His great festivals were the winter solstice and the Spring equinox (Christmas and Easter). He had twelve companions or disciples (the twelve months). He was buried in a tomb, from which however he rose again; and his resurrection was celebrated yearly with great rejoicings. He was called Savior and Mediator, and sometimes figured as a Lamb; and sacramental feasts in remembrance of him were held by his followers. This legend is apparently partly astronomical and partly vegetational; and the same may be said of the following about Osiris.
[1] The birthfeast of Mithra was held in Rome on the 8th day before the Kalends of January, being also the day of the Circassian games, which were sacred to the Sun. (See F. Nork, Der Mystagog, Leipzig.)

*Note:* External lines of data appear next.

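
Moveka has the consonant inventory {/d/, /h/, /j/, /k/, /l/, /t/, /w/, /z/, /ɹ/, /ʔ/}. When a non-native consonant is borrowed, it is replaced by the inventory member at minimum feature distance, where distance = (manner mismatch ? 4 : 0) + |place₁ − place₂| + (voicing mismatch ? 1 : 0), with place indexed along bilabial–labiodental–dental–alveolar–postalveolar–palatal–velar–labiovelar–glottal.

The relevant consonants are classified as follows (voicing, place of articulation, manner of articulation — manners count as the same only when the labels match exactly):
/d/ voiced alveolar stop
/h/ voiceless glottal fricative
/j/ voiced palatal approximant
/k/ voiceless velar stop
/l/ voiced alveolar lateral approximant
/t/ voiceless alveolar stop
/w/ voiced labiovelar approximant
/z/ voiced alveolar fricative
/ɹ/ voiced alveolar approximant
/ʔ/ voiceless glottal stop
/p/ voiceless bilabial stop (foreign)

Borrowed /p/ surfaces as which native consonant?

t

/t/ is closest: same manner (stop), place distance 3 (bilabial→alveolar), same voicing; total 3. Next closest is /d/ at distance 4.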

[2] This at any rate was reported by his later disciples (see Robertson's Pagan Christs, p. 338).
Osiris was born (Plutarch tells us) on the 361st day of the year, say the 27th December. He too, like Mithra and Dionysus, was a great traveler. As King of Egypt he taught men civil arts, and "tamed them by music and gentleness, not by force of arms";[1] he was the discoverer of corn and wine. But he was betrayed by Typhon, the power of darkness, and slain and dismembered. "This happened," says Plutarch, "on the 17th of the month Athyr, when the sun enters into the Scorpion" (the sign of the Zodiac which indicates the oncoming of Winter). His body was placed in a box, but afterwards, on the 19th, came again to life, and, as in the cults of Mithra, Dionysus, Adonis and others, so in the cult of Osiris, an image placed in a coffin was brought out before the worshipers and saluted with glad cries of "Osiris is risen."[1] "His sufferings, his death and his resurrection were enacted year by year in a great mystery-play at Abydos."[2]
[1] See Plutarch on Isis and Osiris.
[2] Ancient Art and Ritual, by Jane E. Harrison, chap. i.
The two following legends have more distinctly the character of Vegetation myths.
Adonis or Tammuz, the Syrian god of vegetation, was a very beautiful youth, born of a Virgin (Nature), and so beautiful that Venus and Proserpine (the goddesses of the Upper and Underworlds) both fell in love with him. To reconcile their claims it was agreed that he should spend half the year (summer) in the upper world, and the winter half with Proserpine below. He was killed by a boar (Typhon) in the autumn. And every year the maidens "wept for Adonis" (see Ezekiel viii. 14). In the spring a festival of his resurrection was held--the women set out to seek him, and having found the supposed corpse placed it (a wooden image) in a coffin or hollow tree, and performed wild rites and lamentations, followed by even wilder rejoicings over his supposed resurrection. At Aphaca in the North of Syria, and halfway between Byblus and Baalbec, there was a famous grove and temple of Astarte, near which was a wild romantic gorge full of trees, the birthplace of a certain river Adonis--the water rushing from a Cavern, under lofty cliffs. Here (it was said) every year the youth Adonis was again wounded to death, and the river ran red with his blood,[1] while the scarlet anemone bloomed among the cedars and walnuts.
[1] A discoloration caused by red earth washed by rain from the mountains, and which has been observed by modern travelers. For the whole story of Adonis and of Attis see Frazer's Golden Bough, part iv.
The story of Attis is very similar. He was a fair young shepherd or herdsman of Phrygia, beloved by Cybele (or Demeter), the Mother of the gods. He was born of a Virgin --Nana--who conceived by putting a ripe almond or pomegranate in her bosom. He died, either killed by a boar, the symbol of winter, like Adonis, or self-castrated (like his own priests); and he bled to death at the foot of a pine tree (the pine and pine-cone being symbols of fertility). The sacrifice of his blood renewed the fertility of the earth, and in the ritual celebration of his death and resurrection his image was fastened to the trunk of a pine- tree (compare the Crucifixion). But I shall return to this legend presently. The worship of Attis became very widespread and much honored, and was ultimately incorporated with the established religion at Rome somewhere about the commencement of our Era.
The following two legends (dealing with Hercules and with Krishna) have rather more of the character of the solar, and less of the vegetational myth about them. Both heroes were regarded as great benefactors of humanity; but the former more on the material plane, and the latter on the spiritual.
Hercules or Heracles was, like other Sun-gods and benefactors of mankind, a great Traveler.